Image via Wikipedia“On the one hand, information wants to be expensive because it’s so valuable. The right information in the right place just changes your life. On the other hand, information wants to be free because the cost of getting it out is getting lower and lower all of the time. So you have these two fighting against each other.” — Stewart Brand.
I ran across this quote while perusing some funny videos of Daedalus Howell from a while back who was eulogizing the “Ten Things Killed by the Internet.” The video is from 2009 and I hope the updated version will one day include “over-priced college textbooks.” This was one of those moments of serendipity because I have been reading the debate between David Wiley and Stephen Downes about whether OER should favor commercial use. OERs are “open eduction resources” such as Stephen Downes’ book on critical thinking and logical fallacies. My first reaction to the debated question is “no.” Why should an open license “favor” the very mechanism that it is trying to subvert? And my second reaction is “So what?” The kind of education that “favors” commercial licenses is going the way of the video store.
I do not envy David Wiley. Going up against Stephen Downes in a debate is no mean feat. Wiley has the credibility gap to over-come with his connection to commercial publishing, and Downes has been a long time OER advocate and contributer who has been writing on this from the beginning.
I personally feel strongly that learning materials should be created by the community that uses them. The publishers just get in the way. We have a number of examples right here at College of the Redwoods of a community of educators getting together to create a textbook and online testing system that works better than anything that a publisher could offer us. Why? Because it is customized and built from the ground up with the needs of the local community in mind. With commercial textbooks, one has to amend, adapt, and supplement. There is nothing wrong with that; it is just not better than community authored.

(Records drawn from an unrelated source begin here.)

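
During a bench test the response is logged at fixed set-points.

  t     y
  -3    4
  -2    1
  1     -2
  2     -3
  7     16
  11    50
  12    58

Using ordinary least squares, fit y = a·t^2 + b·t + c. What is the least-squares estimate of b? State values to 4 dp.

From the data, Σt^2·t^2 = 37892, Σt^2·t = 3376, Σt^2 = 332, Σt·t = 332, Σt = 28, Σ1 = 7.
And Σt^2·y = 15212, Σt·y = 1336, Σy = 124.
Normal equations: [[37892, 3376, 332]; [3376, 332, 28]; [332, 28, 7]]·[a, b, c]ᵀ = [15212, 1336, 124]ᵀ.
Inverting the 3×3 Gram matrix, [a, b, c]ᵀ = [48485/98839, -73966/98839, -252848/98839]ᵀ.

b = -0.7483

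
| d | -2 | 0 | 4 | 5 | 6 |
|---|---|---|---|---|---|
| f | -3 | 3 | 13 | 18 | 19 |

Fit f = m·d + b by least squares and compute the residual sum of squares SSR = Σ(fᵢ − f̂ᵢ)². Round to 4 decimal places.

Sums needed: Σd·d = 81, Σd = 13, Σ1 = 5.
For Aᵀf: Σd·f = 262, Σf = 50.
Normal equations: [[81, 13]; [13, 5]]·[m, b]ᵀ = [262, 50]ᵀ.
Δ = 81·5 − 13² = 236.
m = (262·5 − 13·50)/236 = 165/59; b = (81·50 − 13·262)/236 = 161/59.
Residuals: -8/59, 16/59, -54/59, 76/59, -30/59; SSR = 168/59.

SSR = 2.8475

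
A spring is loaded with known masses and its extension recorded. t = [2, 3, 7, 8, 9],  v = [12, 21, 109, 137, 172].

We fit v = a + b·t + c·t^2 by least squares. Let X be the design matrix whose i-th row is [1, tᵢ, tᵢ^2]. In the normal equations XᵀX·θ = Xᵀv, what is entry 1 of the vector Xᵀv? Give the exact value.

Entry 1 ↔ basis 1, so (Xᵀv)_{1} = Σᵢ vᵢ = (1)·(12) + (1)·(21) + (1)·(109) + (1)·(137) + (1)·(172) = 451.

451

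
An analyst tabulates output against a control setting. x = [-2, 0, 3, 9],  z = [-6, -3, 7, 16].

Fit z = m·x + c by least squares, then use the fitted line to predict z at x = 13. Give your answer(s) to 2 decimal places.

ẑ = 25.11

Forming AᵀA = [[94, 10]; [10, 4]] and Aᵀz = [177, 14]ᵀ gives AᵀA·[m, c]ᵀ = Aᵀz.
Eliminating c: 4·(row 1) − 10·(row 2) gives 276·m = 4·177 − 10·14 = 568, so m = 142/69.
Then c = (14 − 10·(142/69))/4 = -227/138.
At x = 13: ẑ = (142/69)·(13) + (-227/138)·(1) = 1155/46.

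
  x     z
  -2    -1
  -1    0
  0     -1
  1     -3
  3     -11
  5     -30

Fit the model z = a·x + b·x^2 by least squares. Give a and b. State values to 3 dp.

From the data, Σx·x = 40, Σx·x^2 = 144, Σx^2·x^2 = 724.
For Mᵀz: Σx·z = -184, Σx^2·z = -856.
So MᵀM·[a, b]ᵀ = Mᵀz: [[40, 144]; [144, 724]]·[a, b]ᵀ = [-184, -856]ᵀ.
Δ = 40·724 − 144² = 8224.
a = ((-184)·724 − 144·(-856))/8224 = -311/257; b = (40·(-856) − 144·(-184))/8224 = -242/257.

a = -1.210, b = -0.942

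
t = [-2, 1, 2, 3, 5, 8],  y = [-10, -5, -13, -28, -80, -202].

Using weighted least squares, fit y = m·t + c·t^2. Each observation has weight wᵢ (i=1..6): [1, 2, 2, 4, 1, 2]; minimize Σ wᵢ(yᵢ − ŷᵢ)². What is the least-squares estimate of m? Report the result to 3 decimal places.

m = -0.346

The normal system MᵀWM·[m, c]ᵀ = MᵀWy is [[203, 1267]; [1267, 9191]]·[m, c]ᵀ = [-4010, -29018]ᵀ.
Eliminating c: 9191·(row 1) − 1267·(row 2) gives 260484·m = 9191·(-4010) − 1267·(-29018) = -90104, so m = -3218/9303.
Then c = ((-29018) − 1267·(-3218/9303))/9191 = -28928/9303.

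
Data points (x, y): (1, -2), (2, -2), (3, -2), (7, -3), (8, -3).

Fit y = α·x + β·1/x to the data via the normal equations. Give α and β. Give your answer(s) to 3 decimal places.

Compute the Gram sums: Σx·x = 127, Σx·1/x = 5, Σ1/x·1/x = 39433/28224.
And Σx·y = -57, Σ1/x·y = -751/168.
Determinant 127·(39433/28224) − 5² = 4302391/28224.
α = ((-57)·(39433/28224) − 5·(-751/168))/(4302391/28224) = -1616841/4302391; β = (127·(-751/168) − 5·(-57))/(4302391/28224) = -7979496/4302391.

α = -0.376, β = -1.855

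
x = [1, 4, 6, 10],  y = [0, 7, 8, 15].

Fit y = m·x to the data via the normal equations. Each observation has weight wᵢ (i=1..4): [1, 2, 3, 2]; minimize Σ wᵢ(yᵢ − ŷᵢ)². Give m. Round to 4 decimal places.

m = 1.4663

From the data, Σwᵢ·x·x = 341.
And Σwᵢ·x·y = 500.
Hence m = 500 / 341 ≈ 1.46628.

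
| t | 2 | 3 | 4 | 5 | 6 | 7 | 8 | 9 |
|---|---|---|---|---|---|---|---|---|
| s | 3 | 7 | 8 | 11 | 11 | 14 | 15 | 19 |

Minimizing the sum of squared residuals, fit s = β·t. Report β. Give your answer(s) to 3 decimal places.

Sums needed: Σt·t = 284.
Moment sums: Σt·s = 569.
So MᵀM·[β]ᵀ = Mᵀs: [[284]]·[β]ᵀ = [569]ᵀ.
Hence β = 569 / 284 ≈ 2.00352.

β = 2.004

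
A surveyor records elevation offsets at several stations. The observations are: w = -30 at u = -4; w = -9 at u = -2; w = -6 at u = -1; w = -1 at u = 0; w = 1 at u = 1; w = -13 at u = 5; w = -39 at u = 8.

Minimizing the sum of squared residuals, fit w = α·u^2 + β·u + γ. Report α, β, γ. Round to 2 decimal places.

α = -0.97, β = 2.93, γ = -1.42

Forming MᵀM = [[4995, 565, 111]; [565, 111, 7]; [111, 7, 7]] and Mᵀw = [-3342, -232, -97]ᵀ gives MᵀM·[α, β, γ]ᵀ = Mᵀw.
Row-reducing yields α = -442089/456082, β = 1337859/456082, γ = -323792/228041.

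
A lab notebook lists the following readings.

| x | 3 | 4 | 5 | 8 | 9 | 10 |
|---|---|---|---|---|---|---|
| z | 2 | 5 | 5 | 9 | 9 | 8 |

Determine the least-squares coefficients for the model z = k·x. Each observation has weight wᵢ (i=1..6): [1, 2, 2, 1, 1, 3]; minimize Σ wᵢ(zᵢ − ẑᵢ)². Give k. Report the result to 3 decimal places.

k = 0.912

Normal-equation sums: Σwᵢ·x·x = 536.
For AᵀWz: Σwᵢ·x·z = 489.
Normal equations: [[536]]·[k]ᵀ = [489]ᵀ.
k = 489/536 = 0.912313.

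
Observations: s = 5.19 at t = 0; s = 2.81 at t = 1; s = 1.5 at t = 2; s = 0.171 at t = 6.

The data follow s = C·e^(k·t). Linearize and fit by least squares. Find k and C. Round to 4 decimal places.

With ln sᵢ as the transformed response and tᵢ as the regressor:
AᵀA = [[41.0000, 9.0000]; [9.0000, 4]], rhs = [-8.7524, 1.3193]ᵀ  (here Σt = 9.0000, Σ(t)² = 41.0000, Σln s = 1.3193, Σt·ln s = -8.7524).
Slope k = (n·Σt·ln s − Σt·Σln s)/(n·Σ(t)² − (Σt)²) = (4·-8.7524 − 9.0000·1.3193)/83.0000 = -0.56486; ln C = (Σln s − k·Σt)/n = 1.60076, so C = exp(1.60076) = 4.95679.

k = -0.5649, C = 4.9568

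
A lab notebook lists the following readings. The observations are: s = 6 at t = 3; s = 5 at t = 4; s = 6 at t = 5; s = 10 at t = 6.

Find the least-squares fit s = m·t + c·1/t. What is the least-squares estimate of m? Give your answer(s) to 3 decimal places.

m = 1.351

Normal-equation sums: Σt·t = 86, Σt·1/t = 4, Σ1/t·1/t = 869/3600.
And Σt·s = 128, Σ1/t·s = 367/60.
Normal equations: [[86, 4]; [4, 869/3600]]·[m, c]ᵀ = [128, 367/60]ᵀ.
Eliminating c: (869/3600)·(row 1) − 4·(row 2) gives (8567/1800)·m = (869/3600)·128 − 4·(367/60) = 1447/225, so m = 11576/8567.
Then c = ((367/60) − 4·(11576/8567))/(869/3600) = 25260/8567.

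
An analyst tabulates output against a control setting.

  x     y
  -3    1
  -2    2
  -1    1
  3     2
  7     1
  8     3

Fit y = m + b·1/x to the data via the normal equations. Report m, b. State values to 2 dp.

m = 1.81, b = 0.72

Compute the Gram sums: Σ1 = 6, Σ1/x = -69/56, Σ1/x·1/x = 42569/28224.
For Mᵀy: Σy = 10, Σ1/x·y = -193/168.
Normal equations: [[6, -69/56]; [-69/56, 42569/28224]]·[m, b]ᵀ = [10, -193/168]ᵀ.
Determinant 6·(42569/28224) − (-69/56)² = 70855/9408.
m = (10·(42569/28224) − (-69/56)·(-193/168))/(70855/9408) = 385739/212565; b = (6·(-193/168) − (-69/56)·10)/(70855/9408) = 51072/70855.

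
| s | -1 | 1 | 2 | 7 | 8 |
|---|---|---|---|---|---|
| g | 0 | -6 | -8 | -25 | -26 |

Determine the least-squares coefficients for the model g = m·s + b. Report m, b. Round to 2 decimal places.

With design matrix M, MᵀM = [[119, 17]; [17, 5]] and Mᵀg = [-405, -65]ᵀ.
Δ = 119·5 − 17² = 306.
m = ((-405)·5 − 17·(-65))/306 = -460/153; b = (119·(-65) − 17·(-405))/306 = -25/9.

m = -3.01, b = -2.78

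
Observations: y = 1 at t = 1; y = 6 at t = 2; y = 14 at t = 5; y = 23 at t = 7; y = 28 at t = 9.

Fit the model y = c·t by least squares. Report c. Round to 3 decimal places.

Entries of XᵀX: Σt·t = 160.
Right-hand side: Σt·y = 496.
So XᵀX·[c]ᵀ = Xᵀy: [[160]]·[c]ᵀ = [496]ᵀ.
Hence c = 496 / 160 ≈ 3.1.

c = 3.100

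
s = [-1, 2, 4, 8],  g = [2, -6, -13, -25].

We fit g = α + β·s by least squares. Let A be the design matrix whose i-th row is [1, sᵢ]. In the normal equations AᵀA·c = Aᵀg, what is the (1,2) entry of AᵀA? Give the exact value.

13

Row 1 ↔ basis 1, column 2 ↔ basis s, so (AᵀA)_{1,2} = Σᵢ s = (1)·(-1) + (1)·(2) + (1)·(4) + (1)·(8) = 13.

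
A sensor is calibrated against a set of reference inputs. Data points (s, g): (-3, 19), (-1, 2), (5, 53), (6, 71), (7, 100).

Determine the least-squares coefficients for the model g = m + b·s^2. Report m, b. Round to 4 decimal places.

Normal-equation sums: Σ1 = 5, Σs^2 = 120, Σs^2·s^2 = 4404.
Right-hand side: Σg = 245, Σs^2·g = 8954.
Eliminating b: 4404·(row 1) − 120·(row 2) gives 7620·m = 4404·245 − 120·8954 = 4500, so m = 75/127.
Then b = (8954 − 120·(75/127))/4404 = 1537/762.

m = 0.5906, b = 2.0171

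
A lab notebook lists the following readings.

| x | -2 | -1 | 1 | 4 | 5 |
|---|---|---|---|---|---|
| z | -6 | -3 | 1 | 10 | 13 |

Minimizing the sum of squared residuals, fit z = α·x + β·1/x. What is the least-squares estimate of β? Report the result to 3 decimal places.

From the data, Σx·x = 47, Σx·1/x = 5, Σ1/x·1/x = 941/400.
And Σx·z = 121, Σ1/x·z = 121/10.
Normal equations: [[47, 5]; [5, 941/400]]·[α, β]ᵀ = [121, 121/10]ᵀ.
Determinant 47·(941/400) − 5² = 34227/400.
α = (121·(941/400) − 5·(121/10))/(34227/400) = 29887/11409; β = (47·(121/10) − 5·121)/(34227/400) = -4840/11409.

β = -0.424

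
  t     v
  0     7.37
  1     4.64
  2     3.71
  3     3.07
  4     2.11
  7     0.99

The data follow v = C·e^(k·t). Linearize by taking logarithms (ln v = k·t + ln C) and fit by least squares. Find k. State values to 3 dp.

k = -0.277

With ln vᵢ as the transformed response and tᵢ as the regressor:
Σt = 17.0000, Σ(t)² = 79.0000, Σln v = 6.7015, Σt·ln v = 10.4382.
Equations: 79.0000·k + 17.0000·ln C = 10.4382;  17.0000·k + 6·ln C = 6.7015.
Solving (det = 185.0000): k = -0.27728, ln C = 1.90253.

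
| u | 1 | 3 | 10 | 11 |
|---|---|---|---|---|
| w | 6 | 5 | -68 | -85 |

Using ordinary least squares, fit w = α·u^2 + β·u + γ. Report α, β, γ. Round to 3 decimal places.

α = -1.038, β = 3.259, γ = 4.081

Normal-equation sums: Σu^2·u^2 = 24723, Σu^2·u = 2359, Σu^2 = 231, Σu·u = 231, Σu = 25, Σ1 = 4.
Right-hand side: Σu^2·w = -17034, Σu·w = -1594, Σw = -142.
Normal equations: [[24723, 2359, 231]; [2359, 231, 25]; [231, 25, 4]]·[α, β, γ]ᵀ = [-17034, -1594, -142]ᵀ.
Solving the 3×3 system (Gaussian elimination) gives α = -6840/6589, β = 21474/6589, γ = 26888/6589.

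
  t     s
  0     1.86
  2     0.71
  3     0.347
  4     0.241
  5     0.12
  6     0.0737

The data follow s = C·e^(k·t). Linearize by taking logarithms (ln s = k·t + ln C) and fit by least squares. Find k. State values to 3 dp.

k = -0.544

Let Y = ln s. Fitting Y = k·t + ln C by least squares:
XᵀX = [[90.0000, 20.0000]; [20.0000, 6]], rhs = [-35.7999, -6.9313]ᵀ  (here Σt = 20.0000, Σ(t)² = 90.0000, Σln s = -6.9313, Σt·ln s = -35.7999).
Solving (det = 140.0000): k = -0.54409, ln C = 0.65843.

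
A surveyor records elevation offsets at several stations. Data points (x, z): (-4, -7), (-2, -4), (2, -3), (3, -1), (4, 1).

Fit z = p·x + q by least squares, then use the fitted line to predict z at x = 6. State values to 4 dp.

Compute the Gram sums: Σx·x = 49, Σx = 3, Σ1 = 5.
Moment sums: Σx·z = 31, Σz = -14.
Δ = 49·5 − 3² = 236.
p = (31·5 − 3·(-14))/236 = 197/236; q = (49·(-14) − 3·31)/236 = -779/236.
At x = 6: ẑ = (197/236)·(6) + (-779/236)·(1) = 403/236.

ẑ = 1.7076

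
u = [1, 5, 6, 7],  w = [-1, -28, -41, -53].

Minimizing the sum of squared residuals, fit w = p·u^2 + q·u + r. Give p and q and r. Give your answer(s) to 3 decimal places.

p = -0.916, q = -1.407, r = 1.363

Forming MᵀM = [[4323, 685, 111]; [685, 111, 19]; [111, 19, 4]] and Mᵀw = [-4774, -758, -123]ᵀ gives MᵀM·[p, q, r]ᵀ = Mᵀw.
Solving the 3×3 system (Gaussian elimination) gives p = -1653/1804, q = -2539/1804, r = 1229/902.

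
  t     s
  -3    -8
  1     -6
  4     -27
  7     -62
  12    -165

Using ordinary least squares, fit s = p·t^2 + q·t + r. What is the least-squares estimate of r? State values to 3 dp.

r = -3.786

Entries of MᵀM: Σt^2·t^2 = 23475, Σt^2·t = 2109, Σt^2 = 219, Σt·t = 219, Σt = 21, Σ1 = 5.
Right-hand side: Σt^2·s = -27308, Σt·s = -2504, Σs = -268.
MᵀM·[p, q, r]ᵀ = Mᵀs becomes [[23475, 2109, 219]; [2109, 219, 21]; [219, 21, 5]]·[p, q, r]ᵀ = [-27308, -2504, -268]ᵀ.
Row-reducing yields p = -9197/9298, q = -43103/27894, r = -17600/4649.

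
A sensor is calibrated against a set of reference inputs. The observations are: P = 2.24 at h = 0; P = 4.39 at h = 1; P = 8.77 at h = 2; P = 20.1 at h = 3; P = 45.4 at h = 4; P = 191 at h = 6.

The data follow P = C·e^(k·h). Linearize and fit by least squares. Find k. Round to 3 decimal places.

With ln Pᵢ as the transformed response and hᵢ as the regressor:
AᵀA = [[66.0000, 16.0000]; [16.0000, 6]], rhs = [61.5999, 16.5256]ᵀ  (here Σh = 16.0000, Σ(h)² = 66.0000, Σln P = 16.5256, Σh·ln P = 61.5999).
Solving (det = 140.0000): k = 0.75135, ln C = 0.75068.

k = 0.751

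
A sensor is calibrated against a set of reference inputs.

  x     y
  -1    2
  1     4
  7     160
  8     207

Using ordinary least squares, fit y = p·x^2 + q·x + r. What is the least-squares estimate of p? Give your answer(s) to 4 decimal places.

Setting ∂/∂p … = 0 gives: 6499·p + 855·q + 115·r = 21094;  855·p + 115·q + 15·r = 2778;  115·p + 15·q + 4·r = 373.
(Σx^2·x^2 = 6499, Σx^2·x = 855, Σx^2 = 115, Σx·x = 115, Σx = 15, Σ1 = 4, Σx^2·y = 21094, Σx·y = 2778, Σy = 373.)
Solving the 3×3 system (Gaussian elimination) gives p = 551/178, q = 1023/890, r = -5/89.

p = 3.0955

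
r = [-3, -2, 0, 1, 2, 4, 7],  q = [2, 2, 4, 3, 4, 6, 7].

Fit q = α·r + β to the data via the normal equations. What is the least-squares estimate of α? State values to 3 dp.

The normal system AᵀA·[α, β]ᵀ = Aᵀq is [[83, 9]; [9, 7]]·[α, β]ᵀ = [74, 28]ᵀ.
Δ = 83·7 − 9² = 500.
α = (74·7 − 9·28)/500 = 133/250; β = (83·28 − 9·74)/500 = 829/250.

α = 0.532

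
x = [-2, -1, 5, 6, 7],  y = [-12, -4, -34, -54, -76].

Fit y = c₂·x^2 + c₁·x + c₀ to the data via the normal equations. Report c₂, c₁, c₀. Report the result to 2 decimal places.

Compute the Gram sums: Σx^2·x^2 = 4339, Σx^2·x = 675, Σx^2 = 115, Σx·x = 115, Σx = 15, Σ1 = 5.
Moment sums: Σx^2·y = -6570, Σx·y = -998, Σy = -180.
AᵀA·[c₂, c₁, c₀]ᵀ = Aᵀy becomes [[4339, 675, 115]; [675, 115, 15]; [115, 15, 5]]·[c₂, c₁, c₀]ᵀ = [-6570, -998, -180]ᵀ.
Inverting the 3×3 Gram matrix, [c₂, c₁, c₀]ᵀ = [-237/121, 148/55, 591/605]ᵀ.

c₂ = -1.96, c₁ = 2.69, c₀ = 0.98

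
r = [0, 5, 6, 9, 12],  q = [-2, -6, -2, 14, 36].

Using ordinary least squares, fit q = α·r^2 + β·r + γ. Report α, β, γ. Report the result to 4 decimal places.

α = 0.5342, β = -3.1639, γ = -2.3083

XᵀX·[α, β, γ]ᵀ = Xᵀq reads: 29218·α + 2798·β + 286·γ = 6096;  2798·α + 286·β + 32·γ = 516;  286·α + 32·β + 5·γ = 40.
(Σr^2·r^2 = 29218, Σr^2·r = 2798, Σr^2 = 286, Σr·r = 286, Σr = 32, Σ1 = 5, Σr^2·q = 6096, Σr·q = 516, Σq = 40.)
Solving the 3×3 system (Gaussian elimination) gives α = 12007/22476, β = -71111/22476, γ = -8647/3746.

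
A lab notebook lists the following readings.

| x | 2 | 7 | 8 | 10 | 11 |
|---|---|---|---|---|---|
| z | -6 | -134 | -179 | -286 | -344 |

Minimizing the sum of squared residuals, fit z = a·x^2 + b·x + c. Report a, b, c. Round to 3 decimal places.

The normal equations are: 31154·a + 3194·b + 338·c = -88270;  3194·a + 338·b + 38·c = -9026;  338·a + 38·b + 5·c = -949.
Row-reducing yields a = -1373/462, b = 139/154, c = 89/21.

a = -2.972, b = 0.903, c = 4.238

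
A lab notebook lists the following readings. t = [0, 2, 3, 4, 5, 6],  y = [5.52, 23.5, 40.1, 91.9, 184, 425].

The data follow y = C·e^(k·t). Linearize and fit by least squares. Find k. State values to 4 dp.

With ln yᵢ as the transformed response and tᵢ as the regressor:
Over the data: Σt = 20.0000, Σ(t)² = 90.0000, Σln y = 24.3445, Σt·ln y = 97.8581.
Normal system: [[90.0000, 20.0000]; [20.0000, 6]]·[k, ln C]ᵀ = [97.8581, 24.3445]ᵀ.
Δ = 90.0000·6 − (20.0000)² = 140.0000; k = (97.8581·6 − 20.0000·24.3445)/140.0000 = 0.71614, ln C = (90.0000·24.3445 − 20.0000·97.8581)/140.0000 = 1.67029.

k = 0.7161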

No body ever said “Hey, lets go with the Pearson textbook; they have our students’ best interest at heart.”
There are good commercial text books, but there are some atrocious ones that cost just as much! And meanwhile, more and more textbooks and learning objects are being created and openly licensed to world. There are companies positioning themselves to facilitate open textbooks and they will be profitable for a while. They are poised to become the Netflix of education. How long will that paradigm last? Who knows. I find it hysterical that with the economy in the shape that it is, with education costs rising faster than inflation and healthcare that commercial publishers feel they have to protect and defend corporate profits in a debate. And it is all available to you for free.